Although the current ruling coalition under PM Eduard Heger has a two-thirds majority in the 150-seat legislature, only 74 MPs voted on Wednesday afternoon in favor of letting a court decide whether Fico should be taken into pre-trial custody, leaving the motion two votes short of passing.

Particularly embarrassing for the government were the votes of two MPs from the Ordinary People (OLaNO) party, whose leader Igor Matovič topped polls in the 2020 national elections on an anti-corruption platform that targeted Fico and his now-opposition Smer (Direction) party. Romana Tabák of OLaNO did not cast a ballot, while Katarína Hatráková abstained.

The Special Prosecutor’s Office, which handles organized crime cases in Slovakia, had asked parliament on April 22 to lift Fico’s immunity, which every MP enjoys by law, to permit his prosecution. Fico and former Interior Minister Róbert Kaliňák are alleged to have weaponized confidential tax and police records against political opponents prior to 2020 as the heads of an organized group involving former senior police and intelligence officers.
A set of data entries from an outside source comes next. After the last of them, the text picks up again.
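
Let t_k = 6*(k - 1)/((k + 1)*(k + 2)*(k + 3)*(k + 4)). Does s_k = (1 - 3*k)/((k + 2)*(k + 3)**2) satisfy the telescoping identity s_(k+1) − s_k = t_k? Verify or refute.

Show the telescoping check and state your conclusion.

s_(k+1) = (-3*k - 2)/((k + 3)*(k + 4)**2)
s_(k+1) − s_k = 2*(3*k**2 + 6*k - 14)/(k**5 + 16*k**4 + 101*k**3 + 314*k**2 + 480*k + 288)
(s_(k+1) − s_k) − t_k = 2*(-9*k**2 - 23*k + 22)/(k**6 + 17*k**5 + 117*k**4 + 415*k**3 + 794*k**2 + 768*k + 288)

Invalid: residual 2*(-9*k**2 - 23*k + 22)/(k**6 + 17*k**5 + 117*k**4 + 415*k**3 + 794*k**2 + 768*k + 288) ≠ 0.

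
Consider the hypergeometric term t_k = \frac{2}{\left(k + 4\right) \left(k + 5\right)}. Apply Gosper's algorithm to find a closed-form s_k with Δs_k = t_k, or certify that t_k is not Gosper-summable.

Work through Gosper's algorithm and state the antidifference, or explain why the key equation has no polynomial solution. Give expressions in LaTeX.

The ratio is (k + 4)/(k + 6).
Normal form (A,B,C) = (k + 4, k + 6, 1).
Need (k + 4)·f(k+1) − (k + 5)·f(k) = 1.
From deg A=1, deg B=1, deg C=0: d=1.
A polynomial solution: f(k) = k/4.
So s_k = (B(k−1)f/C)·t_k = (k*(k + 5)/4)·t_k = k/(2*(k + 4)).
Verify: 2/(k**2 + 9*k + 20) matches t_k.

s_k = \frac{k}{2 \left(k + 4\right)}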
Economy Minister Richard Sulík, head of OLaNO’s coalition partner Freedom and Solidarity (SaS), described the failed vote as “the biggest political failure in [Matovič’s] career … He was defeated by his own MPs. He will never again be able to talk about fighting corruption.”

Matovič, who himself served as PM for two years until giving way to Heger, alternately vilified Fico and expressed regret in a social media post that “two MPs from our [party] believe that members of parliament are more important than ordinary people … it must have cost that corrupt criminal a lot.”

Noting that all 17 MPs from the coalition We are Family (Sme Rodina) party had abstained, Matovič added that “some may have [voted] out of naivete, some from idiocy, some for money, and some just wanted to buy insurance in case they ever faced justice themselves.”

Fico, meanwhile, took a sober tone after the vote: “I want to thank every MP who supported me, just as I respect everyone who had a different opinion.”